Albumin May Prevent the Morbidity of Paracentesis-Induced Circulatory Dysfunction in Cirrhosis and Refractory Ascites: A Pilot Study

• Published in: Digestive diseases and sciences Vol. 61; no. 10; pp. 3084 - 3092
• Main Authors: Tan, Hiang Keat, James, Paul Damien, Wong, Florence
• Format: Journal Article
• Language: English
• Published: New York Springer US 01.10.2016; Springer; Springer Nature B.V
• Subjects: Administration, Intravenous; Aged; Albumin; Albumins - therapeutic use; Aldosterone; Aldosterone - blood; Angiotensin II - blood; Aprotinin; Ascites; Ascites - etiology; Ascites - therapy; Biochemistry; Cardiovascular Diseases - blood; Cardiovascular Diseases - epidemiology; Cardiovascular Diseases - etiology; Cardiovascular Diseases - prevention & control; Diabetes Mellitus - epidemiology; Female; Gastroenterology; Hepatology; Humans; Liver; Liver cirrhosis; Liver Cirrhosis - complications; Liver Transplantation; Male; Medicine; Medicine & Public Health; Middle Aged; Multivariate Analysis; Neurohormones; Norepinephrine - blood; Odds Ratio; Oncology; Original Article; Paracentesis - adverse effects; Paracentesis - methods; Pilot Projects; Pneumoviridae; Portasystemic Shunt, Transjugular Intrahepatic; Renin - blood; Risk Factors; Transplant Surgery; Transplantation of organs, tissues, etc; Cirrhosis; Large-volume paracentesis; Paracentesis-induced circulatory dysfunction; Ascites; Renal failure
• ISSN: 0163-2116; 1573-2568
• DOI: 10.1007/s10620-016-4140-3

Background Large-volume total paracentesis may result in paracentesis-induced circulatory dysfunction, which is associated with poor outcomes. Aims To explore the short- and long-term effects of paracentesis-induced circulatory dysfunction on systemic hemodynamics, renal function and other cirrhosis-related complications in patients with refractory ascites, following subtotal large-volume paracentesis. Methods Patients with cirrhosis and refractory ascites without renal dysfunction had systemic hemodynamics, renal function, and neurohormones (plasma active renin, aldosterone, norepinephrine and angiotensin II) measured pre- and 6 days post-paracentesis. Paracentesis was limited to ≤8 L with 6–8 g of albumin per liter ascites drained. Patients were followed up until transjugular intrahepatic portosystemic shunt insertion, liver transplantation, or death.
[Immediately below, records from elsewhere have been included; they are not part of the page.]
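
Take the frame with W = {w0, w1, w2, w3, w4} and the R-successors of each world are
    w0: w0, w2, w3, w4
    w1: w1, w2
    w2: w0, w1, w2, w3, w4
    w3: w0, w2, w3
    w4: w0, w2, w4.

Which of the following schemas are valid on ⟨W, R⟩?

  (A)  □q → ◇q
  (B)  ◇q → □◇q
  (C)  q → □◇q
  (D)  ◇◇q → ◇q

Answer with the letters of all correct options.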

Paracentesis-induced circulatory dysfunction was defined as >50 % increase in plasma active renin 6 days post-paracentesis. Results Fifty-seven patients (mean age 59.0 ± 9.4 years) had mean 6.8 ± 1.8 L of ascites removed with 9 ± 3 g of albumin given/L of ascites drained. Patients were followed up for 715 ± 104 days. Twenty-three patients (40.4 %) developed paracentesis-induced circulatory dysfunction with unchanged serum creatinine on day six, despite worsening of hemodynamics (mean arterial pressure 90 ± 10 mmHg at baseline vs. 84 ± 8 mmHg on day six, p  < 0.05). Similar hemodynamic changes were observed among patients without paracentesis-induced circulatory dysfunction. There was no significant difference in the long-term renal function or cirrhosis-related complications between the groups. Conclusion The occurrence of paracentesis-induced circulatory dysfunction, as defined by plasma active renin, may not have a significant short- and long-term impact on renal function or cirrhosis-related complications in patients with refractory ascites who undergo subtotal paracentesis with albumin infusion.